‘Regelmatig brak Boevers zich het hoofd over artikelen die hij vond onder de kop ‘Ingezonden’, ‘Correspondentie’ of ‘Mengelingen’. (…)
Hoe die te rubriceren? Zulke stukken had hij uitgesneden en afgelegd in onderscheiden mappen. Eentje met het opschrift ERNSTIG, op een tweede zat het etiket GEWICHTIG, op verreweg de rijkst gevulde map stond OVERIGE geschreven. De laatste categorie was duidelijk, maar hij wist bij de andere niet altijd goed te kiezen. Wanneer is iets ernstig, wanneer gewichtig? Je raakte al snel verzeild in taalkunde, een terrein waarop hij zich ondeskundig achtte.

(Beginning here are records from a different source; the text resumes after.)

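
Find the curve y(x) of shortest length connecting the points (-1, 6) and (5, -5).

Arc-length functional: J[y] = ∫ sqrt(1 + (y')^2) dx.
Lagrangian L = sqrt(1 + (y')^2) has no explicit y dependence, so ∂L/∂y = 0 and the Euler-Lagrange equation gives
    d/dx( y' / sqrt(1 + (y')^2) ) = 0  ⇒  y' / sqrt(1 + (y')^2) = const.
Hence y' is constant, so y(x) is affine.
Fitting the endpoints (-1, 6) and (5, -5):
    slope m = ((-5) − 6) / (5 − (-1)) = -11/6,
    intercept c = 6 − m·(-1) = 25/6.
Extremal: y(x) = (-11/6) x + 25/6.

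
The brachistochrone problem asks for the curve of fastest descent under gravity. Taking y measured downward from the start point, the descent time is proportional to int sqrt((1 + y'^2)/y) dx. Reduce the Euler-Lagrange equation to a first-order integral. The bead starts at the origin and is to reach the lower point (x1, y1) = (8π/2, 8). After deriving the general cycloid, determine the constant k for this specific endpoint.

The Lagrangian L = sqrt((1 + y'^2) / y) has no explicit x dependence, so the Beltrami identity applies:
    L − y' ∂L/∂y' = C.
Compute ∂L/∂y' = y' / sqrt(y (1 + y'^2)).
Substitute:
    sqrt((1 + y'^2)/y) − y'·y' / sqrt(y (1 + y'^2))
    = (1 + y'^2) / sqrt(y (1 + y'^2)) − y'^2 / sqrt(y (1 + y'^2))
    = 1 / sqrt(y (1 + y'^2)) = C.
Squaring and rearranging gives the first integral
    y (1 + y'^2) = 1/C^2 =: k   (constant).
Solving this first-order ODE by the substitution
    y = (k/2)(1 − cos θ)
yields the cycloid parameterisation
    x(θ) = (k/2)(θ − sin θ),   y(θ) = (k/2)(1 − cos θ).
The constant k is fixed by the endpoint condition.
Now fit the given lower endpoint (x1, y1) = (8π/2, 8). At the bottom of the first arch (θ = π), the parametric equations give
    y(π) = (k/2)(1 − cos π) = k,
    x(π) = (k/2)(π − sin π) = kπ/2.
Matching y(π) = 8 gives k = 8, consistent with x(π) = 8π/2. Therefore the specific cycloid is
    x(θ) = (8/2)(θ − sin θ),   y(θ) = (8/2)(1 − cos θ).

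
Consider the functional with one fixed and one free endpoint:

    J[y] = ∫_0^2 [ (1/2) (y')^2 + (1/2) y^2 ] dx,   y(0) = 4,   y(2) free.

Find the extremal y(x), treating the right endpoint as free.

The Lagrangian L = (1/2) (y')^2 + (1/2) y^2 gives
    ∂L/∂y = 1 y,   ∂L/∂y' = y'.
Euler-Lagrange: y'' − y = 0.
With k = 1, the general solution is
    y(x) = A cosh(x) + B sinh(x).
Fixed left endpoint y(0) = 4 ⇒ A = 4.
The right endpoint x = 2 is free, so the natural (transversality) condition is ∂L/∂y' |_{x=2} = 0, i.e. y'(2) = 0.
Compute y'(x) = A k sinh(k x) + B k cosh(k x), so
    y'(2) = A k sinh(k·2) + B k cosh(k·2) = 0
    ⇒ B = −A tanh(k·2) = − 4 tanh(1·2).
Therefore the extremal is
    y(x) = 4 cosh(1 x) − 4 tanh(1·2) sinh(1 x).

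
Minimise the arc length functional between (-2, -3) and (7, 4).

Arc-length functional: J[y] = ∫ sqrt(1 + (y')^2) dx.
Lagrangian L = sqrt(1 + (y')^2) has no explicit y dependence, so ∂L/∂y = 0 and the Euler-Lagrange equation gives
    d/dx( y' / sqrt(1 + (y')^2) ) = 0  ⇒  y' / sqrt(1 + (y')^2) = const.
Hence y' is constant, so y(x) is affine.
Fitting the endpoints (-2, -3) and (7, 4):
    slope m = (4 − (-3)) / (7 − (-2)) = 7/9,
    intercept c = (-3) − m·(-2) = -13/9.
Extremal: y(x) = (7/9) x - 13/9.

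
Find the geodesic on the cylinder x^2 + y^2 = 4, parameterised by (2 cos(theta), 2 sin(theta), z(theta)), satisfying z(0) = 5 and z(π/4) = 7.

Parameterise the cylinder of radius R = 2 as
    r(θ) = (2 cos θ, 2 sin θ, z(θ)).
The arc-length element is
    ds = sqrt(4 + (dz/dθ)^2) dθ,
so the Lagrangian is L = sqrt(4 + z'^2).
L depends on z' only, not on z or θ, so ∂L/∂z = 0 and
    ∂L/∂z' = z' / sqrt(4 + z'^2).
The Euler-Lagrange equation gives
    d/dθ( z' / sqrt(4 + z'^2) ) = 0,
so z' is constant. Integrating once:
    z(θ) = a θ + b,
a helix on the cylinder (a straight line when the cylinder is unrolled). The constants a, b are determined by the endpoint conditions.
With endpoint conditions z(0) = 5 and z(π/4) = 7: from z(0) = b we get b = 5, and a·π/4 + 5 = 7 gives a = 8/π, so
    z(θ) = (8/π) θ + 5.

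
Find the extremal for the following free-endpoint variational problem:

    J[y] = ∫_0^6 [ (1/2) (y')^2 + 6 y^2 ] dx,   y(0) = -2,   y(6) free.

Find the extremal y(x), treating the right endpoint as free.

The Lagrangian L = (1/2) (y')^2 + 6 y^2 gives
    ∂L/∂y = 12 y,   ∂L/∂y' = y'.
Euler-Lagrange: y'' − 12 y = 0.
With k = sqrt(12), the general solution is
    y(x) = A cosh(sqrt(12) x) + B sinh(sqrt(12) x).
Fixed left endpoint y(0) = -2 ⇒ A = -2.
The right endpoint x = 6 is free, so the natural (transversality) condition is ∂L/∂y' |_{x=6} = 0, i.e. y'(6) = 0.
Compute y'(x) = A k sinh(k x) + B k cosh(k x), so
    y'(6) = A k sinh(k·6) + B k cosh(k·6) = 0
    ⇒ B = −A tanh(k·6) = 2 tanh(sqrt(12)·6).
Therefore the extremal is
    y(x) = −2 cosh(sqrt(12) x) + 2 tanh(sqrt(12)·6) sinh(sqrt(12) x).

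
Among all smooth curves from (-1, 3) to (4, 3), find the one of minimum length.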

Voor de oudste stukken op het archief waren er bejaarden die hadden doorgeleerd en dingen voor hem konden overzetten – hij zou hen voor het Mirakel vast weer nodig hebben. Wat de taal van eigen tijd betrof was hij evenmin een bolleboos. Het viel soms moeilijk uit te maken wat de mens bedoelde. ‘Te beginnen bij mijzelf!’ zei hij weleens jolig, na een glas of twee.
Het probleem dook nu weer op. Boevers had een artikel geselecteerd, aangezien het over een zaak ging die hem raakte: vrijgezellenbelasting. De aanslag wist hij gemakkelijk op te hoesten, de herinnering aan zijn ongehuwde stat was elk jaar echter weer een pijnlijk tikje. Dit artikel duwde hem extra in een ongewenste hoek: moest hij zich nu rekenen tot de schelen, tweezijdig manken en gebochelden? Dat de schrijver van het stuk al die eigenschappen in zich verenigde was ernstig, de zeldzaamheid van al die invaliditeiten samen paste in de map OVERIGE, het wezenlijke voor Boevers zelf – ongehuwdheid – leek naar de kant van de GEWICHTIG-map te leunen.’